In the U.S., there are roughly 70 million low- and middle-income consumers who have some type of relationship with a traditional financial institution yet still turn to alternative providers for things like check cashing and payday loans. In its most recent report, the Center for Financial Services Innovation found the financially underserved market generated $103 billion in revenue. What’s more, many of these consumers have already exhibited financial behaviors that resemble prime-credit audiences.
Identifying those existing members and prospects who fall into this underserved segment is a first step toward outlining a plan to serve them. From there, an organization’s leadership can begin to map out a strategy for evolving the product mix in a way most likely to trigger a response from their unique underserved segments.

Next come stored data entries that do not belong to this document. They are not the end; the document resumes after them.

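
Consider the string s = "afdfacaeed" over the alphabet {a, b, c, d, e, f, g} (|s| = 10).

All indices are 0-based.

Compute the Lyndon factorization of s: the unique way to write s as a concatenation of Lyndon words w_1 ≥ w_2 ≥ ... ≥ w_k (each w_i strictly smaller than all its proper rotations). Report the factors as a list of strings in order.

["afdf", "acaeed"]

emit factor 1: 'afdf' (i=0, period=4)
emit factor 2: 'acaeed' (i=4, period=6)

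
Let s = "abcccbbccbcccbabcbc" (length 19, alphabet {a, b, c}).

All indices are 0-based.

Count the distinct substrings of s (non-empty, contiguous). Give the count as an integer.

rank | idx | suffix
   0 |  14 | abcbc
   1 |   0 | abcccbbccbcccbabcbc
   2 |  13 | babcbc
   3 |   5 | bbccbcccbabcbc
   4 |  17 | bc
   5 |  15 | bcbc
   6 |   6 | bccbcccbabcbc
   7 |   9 | bcccbabcbc
   8 |   1 | bcccbbccbcccbabcbc
   9 |  18 | c
  10 |  12 | cbabcbc
  11 |   4 | cbbccbcccbabcbc
  12 |  16 | cbc
  13 |   8 | cbcccbabcbc
  14 |  11 | ccbabcbc
  15 |   3 | ccbbccbcccbabcbc
  16 |   7 | ccbcccbabcbc
  17 |  10 | cccbabcbc
  18 |   2 | cccbbccbcccbabcbc

SA = [14, 0, 13, 5, 17, 15, 6, 9, 1, 18, 12, 4, 16, 8, 11, 3, 7, 10, 2]
i: (SA[i-1],SA[i]) lcp shared
  1: (14,0) 3 'abc'
  2: (0,13) 0 ''
  3: (13,5) 1 'b'
  4: (5,17) 1 'b'
  5: (17,15) 2 'bc'
  6: (15,6) 2 'bc'
  7: (6,9) 3 'bcc'
  8: (9,1) 5 'bcccb'
  9: (1,18) 0 ''
  10: (18,12) 1 'c'
  11: (12,4) 2 'cb'
  12: (4,16) 2 'cb'
  13: (16,8) 3 'cbc'
  14: (8,11) 1 'c'
  15: (11,3) 3 'ccb'
  16: (3,7) 3 'ccb'
  17: (7,10) 2 'cc'
  18: (10,2) 4 'cccb'

n(n+1)/2 = 19·20/2 = 190
Σ LCP = 0 + 3 + 0 + 1 + 1 + 2 + 2 + 3 + 5 + 0 + 1 + 2 + 2 + 3 + 1 + 3 + 3 + 2 + 4 = 38
distinct = 190 − 38 = 152

152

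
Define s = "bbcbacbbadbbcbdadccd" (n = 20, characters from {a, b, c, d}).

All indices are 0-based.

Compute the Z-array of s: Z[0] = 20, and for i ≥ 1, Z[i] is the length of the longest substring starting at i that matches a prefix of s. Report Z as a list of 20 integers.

[20, 1, 0, 1, 0, 0, 2, 1, 0, 0, 4, 1, 0, 1, 0, 0, 0, 0, 0, 0]

Z[0]=20
i=1: outside box; Z[1]=1 grow→box=[1,2)
i=2: outside box; Z[2]=0
i=3: outside box; Z[3]=1 grow→box=[3,4)
i=4: outside box; Z[4]=0
i=5: outside box; Z[5]=0
i=6: outside box; Z[6]=2 grow→box=[6,8)
i=7: min(r-i=1, Z[1]=1)=1; Z[7]=1
i=8: outside box; Z[8]=0
i=9: outside box; Z[9]=0
i=10: outside box; Z[10]=4 grow→box=[10,14)
i=11: min(r-i=3, Z[1]=1)=1; Z[11]=1
i=12: min(r-i=2, Z[2]=0)=0; Z[12]=0
i=13: min(r-i=1, Z[3]=1)=1; Z[13]=1
i=14: outside box; Z[14]=0
i=15: outside box; Z[15]=0
i=16: outside box; Z[16]=0
i=17: outside box; Z[17]=0
i=18: outside box; Z[18]=0
i=19: outside box; Z[19]=0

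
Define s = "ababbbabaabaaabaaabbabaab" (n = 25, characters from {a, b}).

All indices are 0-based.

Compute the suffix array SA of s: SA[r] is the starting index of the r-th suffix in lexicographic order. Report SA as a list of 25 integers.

sorted suffixes:
  #0 SA[0]=11  'aaabaaabbabaab'
  #1 SA[1]=15  'aaabbabaab'
  #2 SA[2]=22  'aab'
  #3 SA[3]=8  'aabaaabaaabbabaab'
  #4 SA[4]=12  'aabaaabbabaab'
  #5 SA[5]=16  'aabbabaab'
  #6 SA[6]=23  'ab'
  #7 SA[7]=9  'abaaabaaabbabaab'
  #8 SA[8]=13  'abaaabbabaab'
  #9 SA[9]=20  'abaab'
  #10 SA[10]=6  'abaabaaabaaabbabaab'
  #11 SA[11]=0  'ababbbabaabaaabaaabbabaab'
  #12 SA[12]=17  'abbabaab'
  #13 SA[13]=2  'abbbabaabaaabaaabbabaab'
  #14 SA[14]=24  'b'
  #15 SA[15]=10  'baaabaaabbabaab'
  #16 SA[16]=14  'baaabbabaab'
  #17 SA[17]=21  'baab'
  #18 SA[18]=7  'baabaaabaaabbabaab'
  #19 SA[19]=19  'babaab'
  #20 SA[20]=5  'babaabaaabaaabbabaab'
  #21 SA[21]=1  'babbbabaabaaabaaabbabaab'
  #22 SA[22]=18  'bbabaab'
  #23 SA[23]=4  'bbabaabaaabaaabbabaab'
  #24 SA[24]=3  'bbbabaabaaabaaabbabaab'

[11, 15, 22, 8, 12, 16, 23, 9, 13, 20, 6, 0, 17, 2, 24, 10, 14, 21, 7, 19, 5, 1, 18, 4, 3]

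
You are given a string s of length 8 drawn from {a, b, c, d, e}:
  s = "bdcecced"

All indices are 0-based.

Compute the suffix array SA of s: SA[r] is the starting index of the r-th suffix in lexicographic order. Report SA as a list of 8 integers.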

Finding success with a credit-builder product like a secured card is far from a breeze. Issuers still must take the necessary steps to comply with several regulations, including Ability to Repay rules. Cards and marketing teams will need to collaborate closely to execute sales, communication – and importantly, cardmember education – plans. There must also be a good program in place for graduating cardmembers into appropriate products as their improving credit profiles warrant. But for those organizations looking to tap into the huge potential of the underserved opportunity, it’s likely worth the effort.